Absence of conflict of interest.

Citation

Coile, C., & Levine, P. (2007). Labor market shocks and retirement: Do government programs matter? Journal of Public Economics, 91(10), 1902-1919.

Highlights

  • The study examined the impact of the generosity of unemployment insurance (UI) benefits on retirement decisions.
  • The study used a statistical model and data from the March Current Population Survey for 1980–2004 to estimate impacts.
  • The study found no relationship between the generosity of UI benefits and the likelihood of retirement or receipt of UI.
  • The quality of causal evidence presented in this report is low because the authors did not ensure that the groups being compared were similar before changes in the generosity of UI benefits were observed. This means we are not confident that the estimated effects are attributable to changes in the generosity of UI benefits; other factors are likely to have contributed.

Intervention Examined

Unemployment Insurance (UI)

Features of the Intervention

UI programs offer monetary benefits to eligible workers who meet eligibility requirements. Typically, workers who lost a job through no fault of their own, are actively looking for work, and had a sufficient work history before job loss are eligible for UI benefits. States administer UI benefits with oversight from the U.S. Department of Labor and vary in both the eligibility requirements and the benefits offered. On average, benefits replace approximately 35 percent of a worker’s lost earnings.

Features of the Study

The authors used a statistical model to estimate the likelihood of transitioning to retirement based on variations in the maximum UI benefit amount and the ease of meeting work history eligibility requirements, which vary by state and year.

Findings

Employment

  • The study found no statistically significant relationships between changes in the maximum UI benefit amount or work history requirements and the likelihood of retirement.

Public benefit receipt

  • The study also found no statistically significant relationships between changes in the maximum UI benefit amount or work history requirements and receipt of UI for older workers.
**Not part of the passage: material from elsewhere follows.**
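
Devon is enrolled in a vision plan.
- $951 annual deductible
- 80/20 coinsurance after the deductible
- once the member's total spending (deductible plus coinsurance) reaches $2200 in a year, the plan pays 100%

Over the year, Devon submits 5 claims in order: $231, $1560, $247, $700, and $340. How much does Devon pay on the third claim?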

Considerations for Interpreting the Findings

Although the study used regression models that controlled for age and race, the authors did not account for other existing differences between groups being compared in different states and years. These existing differences between the groups—and not UI generosity—could explain the observed differences in outcomes.

Causal Evidence Rating

The quality of causal evidence presented in this report is low because the authors did not ensure that the groups being compared were similar before observing changes in the generosity of UI benefits. This means we are not confident that the estimated effects are attributable to changes in the generosity of UI benefits; other factors are likely to have contributed.